The sign of zero is the same as the sign of a nonzero number. Comparisons, however, consider +0 to be equal to -0. A signed zero is useful in certain numerical analysis algorithms, but in most applications the sign of zero is invisible.
Denormalized numbers (denormals) fill the gap between the smallest positive normalized number and the smallest negative number. Otherwise only (+/-) 0 occurs in that interval. Denormalized numbers extend the range of computable results by allowing for gradual underflow.
Systems based on the IA-32 architecture support a Denormal Operand status flag, which, when set, means at least one of the input operands to a floating-point operation is a denormal. The Underflow status flag is set when a number loses precision and becomes a denormal.
Infinities are the result of arithmetic in the limiting case of operands with arbitrarily large magnitude. They provide a way to continue when an overflow occurs.
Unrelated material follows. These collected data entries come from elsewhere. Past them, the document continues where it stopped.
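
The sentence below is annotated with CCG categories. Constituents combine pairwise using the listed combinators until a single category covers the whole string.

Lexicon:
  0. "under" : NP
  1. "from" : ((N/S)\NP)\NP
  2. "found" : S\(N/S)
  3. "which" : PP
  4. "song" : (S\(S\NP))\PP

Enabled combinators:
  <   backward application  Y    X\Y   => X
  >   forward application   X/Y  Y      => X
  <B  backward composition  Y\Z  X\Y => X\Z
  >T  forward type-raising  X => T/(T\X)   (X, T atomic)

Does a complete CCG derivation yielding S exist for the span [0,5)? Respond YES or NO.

[0,5] S   <
  [0,3] S\NP   <B
    [0,2] (N/S)\NP   <
      [0,1] "under" : NP
      [1,2] "from" : ((N/S)\NP)\NP
    [2,3] "found" : S\(N/S)
  [3,5] S\(S\NP)   <
    [3,4] "which" : PP
    [4,5] "song" : (S\(S\NP))\PP

YES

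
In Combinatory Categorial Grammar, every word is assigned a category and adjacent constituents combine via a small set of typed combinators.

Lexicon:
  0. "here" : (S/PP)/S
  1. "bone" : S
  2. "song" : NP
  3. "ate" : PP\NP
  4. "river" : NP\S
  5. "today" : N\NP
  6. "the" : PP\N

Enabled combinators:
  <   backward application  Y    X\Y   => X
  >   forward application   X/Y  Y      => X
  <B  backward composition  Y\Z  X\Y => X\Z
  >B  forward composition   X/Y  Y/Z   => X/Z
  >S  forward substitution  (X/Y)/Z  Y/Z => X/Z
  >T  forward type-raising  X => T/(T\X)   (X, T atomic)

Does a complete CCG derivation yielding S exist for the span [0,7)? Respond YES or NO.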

The sign of an infinity is simply the sign you obtain for a finite number in the same operation as the finite number approaches an infinite value.
By retrieving the status flags, you can differentiate between an infinity that results from an overflow and one that results from division by zero. The Intel® C++ Compiler treats infinity as signed by default. The output value of infinity is +Infinity or -Infinity.
Not a Number (NaN) results from an invalid operation. For instance 0/0 and SQRT(-1) result in NaN. In general, an operation involving a NaN produces another NaN. Because the fraction of a NaN is unspecified, there are many possible NaNs.
The Intel® C++ Compiler treats all NaNs identically, but provides two different types:
Signaling NAN, which has an initial fraction bit of 0 (zero). This usually raises an invalid exception when used in an operation.
Quiet NaN, which has an initial fraction bit of 1.
The floating-point hardware changes a signaling NAN into a quiet NAN during many arithmetic operations, including the assignment operation. An invalid exception may be raised but the resulting floating-point value will be a quiet NAN. Fortran binary and unformatted input and output do not change the internal representations of the values as they are handled. Therefore, signaling and quiet NANs may be read into real data and output to files in binary form.
The output value of NaN is NaN.